Mantiene nove decimi della legge perché gli piace farlo, e infrange un decimo perché gli piace farlo. Il fatto della sua disubbidienza volontaria dimostra che la sua obbedienza non è il frutto dell'amore o della lealtà, ma della ricerca di sé. Se chiediamo quale sia il suo carattere, la risposta deve essere: "È un trasgressore". Questi rispettosi delle persone affermavano di essere osservatori della legge, perché trattavano i loro ricchi vicini come avrebbero voluto essere trattati loro stessi.
San Giacomo mostra loro che, al contrario, sono trasgressori della legge, perché scelgono e scelgono ciò che i vicini devono essere trattati così gentilmente. Osservano la legge quando è conveniente osservarla e la infrangono quando è scomodo osservarla. Tale osservanza della legge è, nella sua essenza, non obbedienza, ma disobbedienza. Colui che segue l'onestà solo perché l'onestà è la migliore politica non è un uomo onesto, e colui che obbedisce alla legge solo perché l'obbedienza gli conviene non è un uomo obbediente.

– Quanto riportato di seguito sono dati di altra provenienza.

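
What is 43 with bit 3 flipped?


43 ^ (1 << 3) = 43 ^ 8 = 35

35


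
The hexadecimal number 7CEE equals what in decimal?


7CEE hex = 31982 decimal

31982


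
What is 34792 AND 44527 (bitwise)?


0b1000011111101000 & 0b1010110111101111 = 0b1000010111101000 = 34280

34280


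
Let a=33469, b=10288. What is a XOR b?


33469 ^ 10288 = 43661

43661


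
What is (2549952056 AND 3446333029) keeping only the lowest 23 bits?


Step 1: 2549952056 & 3446333029 = 2238189088
Step 2: 2238189088 & 8388607 = 6819360

6819360


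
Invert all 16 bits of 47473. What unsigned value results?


47473 ^ 65535 = 18062

18062


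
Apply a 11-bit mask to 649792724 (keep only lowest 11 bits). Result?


649792724 & 2047 = 1236

1236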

Non c'è servire Dio con riserve. Per quanto piccola possa essere la riserva, vizia tutto il resto. Per "adempiere la legge" (espressione rara, che si trova solo qui e in Romani 2:27 ), dobbiamo mantenerla a tutto tondo, indipendentemente dalle nostre simpatie e antipatie.

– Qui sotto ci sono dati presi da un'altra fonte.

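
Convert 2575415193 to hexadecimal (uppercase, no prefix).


2575415193 = 9981B799 hex

9981B799


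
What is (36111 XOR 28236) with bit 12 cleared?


Step 1: 36111 ^ 28236 = 58179
Step 2: 58179 & ~(1 << 12) = 58179

58179


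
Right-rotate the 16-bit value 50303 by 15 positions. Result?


Rotate 0b1100010001111111 right by 15 (16-bit) = 0b1000100011111111 = 35071

35071


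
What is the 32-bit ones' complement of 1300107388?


1300107388 ^ 4294967295 = 2994859907

2994859907


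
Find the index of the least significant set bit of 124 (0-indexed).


0b1111100. Lowest set bit at position 2

2


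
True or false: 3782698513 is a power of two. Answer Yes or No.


0b11100001011101110110011000010001. Multiple bits set => No

No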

San Giacomo non sta qui a sostenere la severità di Draco, che i piccoli delitti meritano la morte, e che non c'è punizione peggiore per i grandi delitti; né ancora il paradosso degli Stoici, che il furto di un soldo è tanto grave quanto il parricidio, perché in entrambi i casi si lascia la via della virtù, e si è annegati in sette piedi d'acqua come in settanta braccia. Non sta sostenendo che tutti i peccati sono uguali e che infrangere uno dei comandi di Dio è tanto grave quanto infrangerli tutti.
Ciò che sostiene è che nessuno può pretendere di essere un adempiente della legge in virtù della sua ampia obbedienza finché c'è una parte della legge che disobbedisce volontariamente. Perché disubbidisce in questo? Perché gli fa piacere farlo. Poi avrebbe disubbidito nel resto se gli piaceva farlo. Il motivo della sua condotta non è la sottomissione, ma l'ostinazione. Ha il carattere di "un trasgressore della legge".

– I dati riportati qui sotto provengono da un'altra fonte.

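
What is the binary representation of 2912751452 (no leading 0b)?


2912751452 = 10101101100111010000111101011100 in binary

10101101100111010000111101011100


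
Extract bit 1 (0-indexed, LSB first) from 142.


0b10001110, position 1 = 1

1


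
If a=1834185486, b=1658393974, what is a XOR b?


1834185486 ^ 1658393974 = 260728440

260728440


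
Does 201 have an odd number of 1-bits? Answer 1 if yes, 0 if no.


0b11001001 has 4 ones => parity 0

0


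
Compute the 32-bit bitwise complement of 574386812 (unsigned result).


~0b100010001111000111001001111100 = 0b11011101110000111000110110000011 = 3720580483 (32-bit unsigned)

3720580483


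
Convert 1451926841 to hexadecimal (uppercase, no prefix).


1451926841 = 568AA539 hex

568AA539


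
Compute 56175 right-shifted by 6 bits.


0b1101101101101111 >> 6 = 0b1101101101 = 877

877


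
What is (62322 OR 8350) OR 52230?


Step 1: 62322 | 8350 = 62462
Step 2: 62462 | 52230 = 65534

65534


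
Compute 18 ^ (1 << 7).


18 ^ (1 << 7) = 18 ^ 128 = 146

146


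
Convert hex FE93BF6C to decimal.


FE93BF6C hex = 4271095660 decimal

4271095660


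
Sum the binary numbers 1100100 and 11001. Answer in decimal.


1100100 + 11001 = 1111101 = 125

125


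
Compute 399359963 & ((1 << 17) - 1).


399359963 & 131071 = 114651

114651


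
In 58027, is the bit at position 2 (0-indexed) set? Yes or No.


0b1110001010101011, bit 2 = 0. No

No


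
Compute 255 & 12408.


0b11111111 & 0b11000001111000 = 0b1111000 = 120

120


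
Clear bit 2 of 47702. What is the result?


47702 & ~(1 << 2) = 47698

47698


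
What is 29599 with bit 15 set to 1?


29599 | (1 << 15) = 29599 | 32768 = 62367

62367


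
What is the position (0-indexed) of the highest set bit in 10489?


0b10100011111001. Highest set bit at position 13

13


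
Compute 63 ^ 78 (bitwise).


0b111111 ^ 0b1001110 = 0b1110001 = 113

113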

Entrambi i difetti sono ancora abbastanza comuni e probabilmente lo rimarranno. Il rispetto delle persone, delle dignità e delle posizioni è una forma frequente di meschinità, specialmente nel modo qui condannato, di corteggiare i ricchi e disprezzare i poveri. È un dovere cristiano rispettare il rango o l'ufficio di coloro che Dio ha posto in una posizione superiore a noi, ed è anche un dovere cristiano riverire coloro che per grazia di Dio conducono una vita di virtù e santità; ma è parzialità non cristiana onorare un uomo solo per la sua ricchezza, o disonorarlo solo per la sua povertà.
E, in secondo luogo, siamo tutti inclini a perorare, sia davanti al mondo che alle nostre coscienze, i particolari in cui non offendiamo come compensazione contro quelli in cui lo facciamo. Scoprirci in questo modo bilanciando una trasgressione qui, contro molte osservanze là, dovrebbe immediatamente farci trasalire nella convinzione che l'intero principio della nostra vita deve essere difettoso. Il nostro scopo non è amare Dio, o obbedirGli, ma arrivare in paradiso, o almeno sfuggire all'inferno, alle condizioni più economiche.